A working group on the guidelines for the management of violent behaviour completed its work and in addition a protocol for the management of medication of such patients was added to the booklet. This was based on the guidelines for prescribing developed by the Maudsley Hospital in the UK (1977) but modified for use in the Kuwait Hospital taking into account current practices and the medication available in the State of Kuwait. A formulary containing similar guidelines for the management of common conditions including protocols for prescribing and administering electroconvulsive therapy were in preparation.

Medical meetings

The monthly meeting of the Medical Council was central to the management of the medical department. It was with the agreement of the Medical Council that four committees were formed, responsible to the Council, building on the existing strengths of the department:

  1. the Education Committee responsible for the educational activities of the Medical Department;

  2. a Drugs and Therapeutics Committee dealing with all relevant matters involving this area of work;

  3. the Quality Assurance Standing Committee which had been already in existence with an audit Sub-Committee;

  4. a Research and Ethics Committee to approve protocols of research proposals and consider any ethical matters arising in the work of the hospital.

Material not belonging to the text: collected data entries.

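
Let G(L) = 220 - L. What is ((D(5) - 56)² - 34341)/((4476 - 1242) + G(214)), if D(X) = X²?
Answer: -1669/162 ≈ -10.302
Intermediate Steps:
((D(5) - 56)² - 34341)/((4476 - 1242) + G(214)) = ((5² - 56)² - 34341)/((4476 - 1242) + (220 - 1*214)) = ((25 - 56)² - 34341)/(3234 + (220 - 214)) = ((-31)² - 34341)/(3234 + 6) = (961 - 34341)/3240 = -33380*1/3240 = -1669/162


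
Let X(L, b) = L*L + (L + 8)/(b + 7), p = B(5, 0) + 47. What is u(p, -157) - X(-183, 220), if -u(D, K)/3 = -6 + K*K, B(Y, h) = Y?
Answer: -24383711/227 ≈ -1.0742e+5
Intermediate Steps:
p = 52 (p = 5 + 47 = 52)
u(D, K) = 18 - 3*K**2 (u(D, K) = -3*(-6 + K*K) = -3*(-6 + K**2) = 18 - 3*K**2)
X(L, b) = L**2 + (8 + L)/(7 + b)
u(p, -157) - X(-183, 220) = (18 - 3*(-157)**2) - (8 - 183 + 7*(-183)**2 + 220*(-183)**2)/(7 + 220) = (18 - 3*24649) - (8 - 183 + 7*33489 + 220*33489)/227 = (18 - 73947) - (8 - 183 + 234423 + 7367580)/227 = -73929 - 7601828/227 = -24383711/227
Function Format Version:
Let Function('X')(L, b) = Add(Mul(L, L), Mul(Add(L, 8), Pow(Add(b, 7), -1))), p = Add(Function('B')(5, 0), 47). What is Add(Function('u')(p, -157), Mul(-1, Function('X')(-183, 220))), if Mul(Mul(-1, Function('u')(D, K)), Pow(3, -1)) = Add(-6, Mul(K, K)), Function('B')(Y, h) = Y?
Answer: Rational(-24383711, 227) ≈ -1.0742e+5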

We were fortunate to have excellent educational meetings and regular journal clubs at the hospital. English is the main language of medical education in Kuwait.

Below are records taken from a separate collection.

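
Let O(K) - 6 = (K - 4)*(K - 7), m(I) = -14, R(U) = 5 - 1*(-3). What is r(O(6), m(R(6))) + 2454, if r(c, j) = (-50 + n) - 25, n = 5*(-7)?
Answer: 2344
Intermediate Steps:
n = -35
R(U) = 8 (R(U) = 5 + 3 = 8)
O(K) = 6 + (-7 + K)*(-4 + K) (O(K) = 6 + (K - 4)*(K - 7) = 6 + (-4 + K)*(-7 + K) = 6 + (-7 + K)*(-4 + K))
r(c, j) = -110 (r(c, j) = (-50 - 35) - 25 = -85 - 25 = -110)
r(O(6), m(R(6))) + 2454 = -110 + 2454 = 2344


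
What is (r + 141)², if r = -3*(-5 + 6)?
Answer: 19044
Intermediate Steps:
r = -3 ≈ -3.0000
(r + 141)² = (-3 + 141)² = 138² = 19044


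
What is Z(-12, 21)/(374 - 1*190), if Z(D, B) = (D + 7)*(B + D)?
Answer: -45/184 ≈ -0.24457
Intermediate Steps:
Z(D, B) = (7 + D)*(B + D)
Z(-12, 21)/(374 - 1*190) = ((-12)² + 7*21 + 7*(-12) + 21*(-12))/(374 - 1*190) = (144 + 147 - 84 - 252)/(374 - 190) = -45/184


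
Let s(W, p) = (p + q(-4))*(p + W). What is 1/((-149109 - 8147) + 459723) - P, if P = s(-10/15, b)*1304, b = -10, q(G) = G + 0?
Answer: -176698801661/907401 ≈ -1.9473e+5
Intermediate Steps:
q(G) = G
s(W, p) = (-4 + p)*(W + p) (s(W, p) = (p - 4)*(p + W) = (-4 + p)*(W + p))
P = 584192/3 (P = ((-10)² - (-40)/15 - 4*(-10) - 10/15*(-10))*1304 = (100 - (-40)/15 + 40 - 10*1/15*(-10))*1304 = (100 - 4*(-⅔) + 40 - ⅔*(-10))*1304 = (100 + 8/3 + 40 + 20/3)*1304 = (448/3)*1304 = 584192/3 ≈ 1.9473e+5)
1/((-149109 - 8147) + 459723) - P = 1/((-149109 - 8147) + 459723) - 1*584192/3 = 1/(-157256 + 459723) - 584192/3 = 1/302467 - 584192/3 = -176698801661/907401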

Guidelines for presentation were developed through education committees to improve presentation. The concept of continuing personal development has not been formalised in Kuwait, but its principles are accepted by the medical staff. Interesting audits and operational research were carried out by medical staff during my time at the hospital and included the incidence of violent behaviour, the number of patients who self-discharged and the correlates of above average length of stay of patients within the hospital.

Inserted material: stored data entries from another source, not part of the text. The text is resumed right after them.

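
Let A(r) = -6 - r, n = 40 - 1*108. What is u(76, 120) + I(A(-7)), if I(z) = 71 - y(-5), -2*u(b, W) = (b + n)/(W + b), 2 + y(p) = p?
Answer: 3821/49 ≈ 77.980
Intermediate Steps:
n = -68 (n = 40 - 108 = -68)
y(p) = -2 + p
u(b, W) = -(-68 + b)/(2*(W + b)) (u(b, W) = -(b - 68)/(2*(W + b)) = -(-68 + b)/(2*(W + b)))
I(z) = 78 (I(z) = 71 - (-2 - 5) = 71 - 1*(-7) = 71 + 7 = 78)
u(76, 120) + I(A(-7)) = (34 - 1/2*76)/(120 + 76) + 78 = (34 - 38)/196 + 78 = (1/196)*(-4) + 78 = -1/49 + 78 = 3821/49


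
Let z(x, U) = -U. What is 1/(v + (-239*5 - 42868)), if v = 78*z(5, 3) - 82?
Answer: -1/44379 ≈ -2.2533e-5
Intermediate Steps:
v = -316 (v = 78*(-1*3) - 82 = 78*(-3) - 82 = -234 - 82 = -316)
1/(v + (-239*5 - 42868)) = 1/(-316 + (-239*5 - 42868)) = 1/(-316 + (-1195 - 42868)) = 1/(-316 - 44063) = 1/(-44379) = -1/44379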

Medical health legislation

A final area of interest while in the role of Medical Director, was Mental Health Legislation. In September 1997, the Islamic Organisation for Medical Science in association with World Health Organization (WHO) organised a conference in Kuwait Inter-Country Consultation on Mental Health Legislation in Different Law Traditions including Islamic Law. The conference work was based upon the WHO Guidelines for the Promotion of Human Rights of Persons with Mental Disorders (WHO, 1996). Later that year a lawyer, Stephen Poitras from the WHO visited the country to further the course of formalising mental health legislation. I came to appreciate that working with unwritten rules of procedure, rather than formal legislation, does allow for flexibility in the management of the patient which has benefits for the clinician, when working with patients and their families. The family exerts considerable control over the individual family members in the Arabian culture. I was able to write a paper on this issue, comparing the practices in the UK and Kuwait. If mental health legislation is to be accomplished in Kuwait it will require the support of the public and law-givers and this will take time.

Acknowledgments

I am indebted to the staff of the hospital, particularly to Mohammed Araf, Chairman of the Medical Department and Dr Essam Ansari, Vice-Chairman and also my colleagues on the project team for their support.